Pertinax the Ground Squirrel had been planning on that sleep. It was the tradition of Ground Squirrels everywhere to sink into a three-months’ slumber, which was their pleasant reward for the three months of their hard labor preparing for the frigid season. Indeed: before this migrant population arrived, Pertinax had dashed abroad, stuffing harvests into his cheek’s pouches until they bulged with prosperity, and then, back in his tunnels, pouring the foodstuffs into granaries. Moreover—before this ruck-ruckering ruckus—he had concentrated on the seeds that he and Mrs. Cobb loved the most: the winged seeds from the fallen cones of the Hemlock Tree.
“Mrs. Cobb, Mrs. Cobb!”
It was midnight. The Ground Squirrel poked his wife awake.
“What is it, Mr. Cobb?”
“Did you hear that?”
“Hear what, Mr. Cobb?”
“Did you feel that?”
“Feel what, Mr. Cobb?”
“I think the earth quaked.”
“In fact,” Mrs. Cobb answered, “I dreamed of a bumping and a sprinkling of dust.”
“There! That’s what I’m talking about.”
“It wasn’t a dream?”
“I don’t want to complain.”
“You are a wonderful not-complainer.”
“But I can’t sleep.”
“Mr. Cobb, I am sorry for you.”
“You
sleep.”
“That too. I am sorry for that too.”
“I think some somebody just chopped off a limb of the tree.”
“My, but that is very disconcerting.”
“A limb, Mrs. Cobb. A very big limb—of the Hemlock!”
“I don’t doubt it. Nobody puzzles puzzles better than you, Mr. Cobb.”
“I am at the end of my rope. If they break our tree, what then? They break our
world.”
“Well, Mr. Cobb, I believe the time has come.”
“The time has come indeed.”
So Pertinax Cobb the Ground Squirrel betook himself to the door of his personal burrow, and hopped up onto his mound, and straightened his spine in order to complain from the highest of his height, and chittered furiously. If he couldn’t sleep, no one should sleep. If they disrespected the Hemlock, they must depart the Hemlock. One Creature—it was the Rooster, by the hearing of it—went flapping off into the night.
But no one else stirred. Snozzle-snorings from the Mice’s pocket-pouch. Sleep-clucks from the branches, and antennae-tickings from countless Instects under the ground. But not a single cackle of fear.
No one seemed to notice the Ground Squirrel’s scoldings. Except Mrs. Cobb, who loved him.
Pertelote was awake. She too had felt the earth tremor. And then, by the sudden coolness at her right wing, she felt the absence of Lord Chauntecleer.
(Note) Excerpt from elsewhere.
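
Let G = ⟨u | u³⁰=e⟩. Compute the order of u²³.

Compute successive powers until reaching e:
  (u²³)¹ = u²³, (u²³)² = u¹⁶, (u²³)³ = u⁹, (u²³)⁴ = u², (u²³)⁵ = u²⁵, (u²³)⁶ = u¹⁸, (u²³)⁷ = u¹¹, (u²³)⁸ = u⁴, (u²³)⁹ = u²⁷, (u²³)¹⁰ = u²⁰, (u²³)¹¹ = u¹³, (u²³)¹² = u⁶, (u²³)¹³ = u²⁹, (u²³)¹⁴ = u²², (u²³)¹⁵ = u¹⁵, (u²³)¹⁶ = u⁸, (u²³)¹⁷ = u, (u²³)¹⁸ = u²⁴, (u²³)¹⁹ = u¹⁷, (u²³)²⁰ = u¹⁰, (u²³)²¹ = u³, (u²³)²² = u²⁶, (u²³)²³ = u¹⁹, (u²³)²⁴ = u¹², (u²³)²⁵ = u⁵, (u²³)²⁶ = u²⁸, (u²³)²⁷ = u²¹, (u²³)²⁸ = u¹⁴, (u²³)²⁹ = u⁷, (u²³)³⁰ = e.
The smallest positive k with (u²³)ᵏ = e is 30.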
The first had wakened her. The second caused her soul a quick disquietude, because her husband had said “Wyrm” with his old bitterness, and his flight had been angry.
A half hour later she heard someone muttering at the roots of the tree.
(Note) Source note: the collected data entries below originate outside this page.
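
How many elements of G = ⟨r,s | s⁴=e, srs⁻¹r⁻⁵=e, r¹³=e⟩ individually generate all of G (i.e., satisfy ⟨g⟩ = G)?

⟨g⟩ = G would require ord(g) = |G| = 52, but the maximum element order in G is 13 < 52. So G is not cyclic and no single element generates it: the count is 0.

Answer: 0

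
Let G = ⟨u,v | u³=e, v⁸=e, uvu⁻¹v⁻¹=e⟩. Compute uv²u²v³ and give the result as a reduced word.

Multiply left to right, reducing at each step:
  u · v² = uv²
  (uv²) · u² = v²
  (v²) · v³ = v⁵

Answer: v⁵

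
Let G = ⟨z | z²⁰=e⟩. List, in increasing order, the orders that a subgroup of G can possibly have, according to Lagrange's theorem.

|G| = 20 = 2² · 5. By Lagrange's theorem the order of any subgroup divides 20; the divisors of 20 are 1, 2, 4, 5, 10, 20.

Answer: 1, 2, 4, 5, 10, 20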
“By-cause Chickies sneaked away! John knows! Didn’t his burrow bust and tumble down on him? Didn’t a
Boom
bury him? And he to grub him poor self out or
die?
And what when he come up? Wasn’t nobodies what told John Double-U, ‘Come out, come out, and run away.’ Nor nobodies what said, ‘Bye-bye.’ Nor not neither a ‘Stick-it-in-your-ear.’”
Pertelote heard the Weasel scratch around the trunk of the tree, forth and back, seeking something.
“John, he smells gone-ness. And the only somebody in sight is John!”
Pertelote heard distinctly a Weasel-nose scrape against a tree root.
“Gaw!”
A Mouse said, “Step-papa? Is that you?”
There came a grunt, then a shuffling, and then a bark, “Mices! Move over!”
Three of the Brothers Mice said, “Hello, Step-papa.”
The first Mouse spoke through a yawn: “Good night.”
And a Weasel said, “Ack.”
It was during that same night that Fimbul-winter with a might slam concluded all seasons except itself. If the moon was cold, earth was colder. The fog snapped and became crystals of ice. Ice whitened the ground, creating a pale light. The clouds swept in and cloaked the universe.